Sinclair leaned back in his chair again and crossed his arms. “What’s our authorization for all this?”
“I’m authorizing it,” said Terryn.
Sinclair tilted his head, a curious expression on his face. “Look, I’m undercover on your word only, macCullen. Some of this stuff sounds against the law. I don’t know how you did things in Ireland, but people have rights here, including to their political opinions.”
Without a word, Terryn pulled up more documents—police reports, individual criminal records, Web site snapshots. Sinclair became quiet. “Not if they cross the line into subversion. When that happens, it falls within InterSec’s jurisdiction. I believe, Agent Sinclair, you will note the connections between Legacy rank and file and the recent attacks on fey businesses.”
Sinclair grunted in reluctant acknowledgment. Terryn lifted his gaze and settled his deep green eyes on Sinclair. Terryn was an Old One and could turn his deep gaze into a formidable weapon of intimidation.
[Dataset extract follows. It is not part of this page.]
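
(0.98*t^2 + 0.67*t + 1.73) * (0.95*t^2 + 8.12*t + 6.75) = 0.931*t^4 + 8.5941*t^3 + 13.6989*t^2 + 18.5701*t + 11.6775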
Facing someone who had seen centuries pass, kingdoms rise and fall, and deaths uncounted was a humbling experience.
Laura’s second surprise of the meeting was watching Sinclair meet that look without flinching. For a moment, she thought Sinclair was going to argue with him, but instead he wrinkled his brow and returned to the screen in front of him.
“The documents are on your email, Agent Sinclair. Feel free to review them and see if they meet your legal concerns. We can discuss any questions you have later. You’re dismissed,” Terryn said.
Sinclair stood, not quite smirking, and muttered as he left the room. “Maybe in your mind.”
His parting glance at Laura told her there was probably going to be more than one discussion later. Laura stared down at the table, gloom settling over her.
“He’s going to be a problem,” Terryn said.
She didn’t look up. “It’s all new to him, Terryn. I’ll talk to him.”
“If he can’t get on board with the job, we’ll have to find another solution,” he said.
She didn’t want to think about another solution. Despite Terryn’s initial threats of incarceration, there were worse situations than a cell. InterSec had outposts in some of the most desolate places in the world. “I know. Give me some time.”
Terryn gathered his folders. “Things are moving quickly, Laura. Time isn’t something we have.”
He left. Perplexed at his uncharacteristic abruptness, Laura slowly spun her chair around and stared down the empty hallway.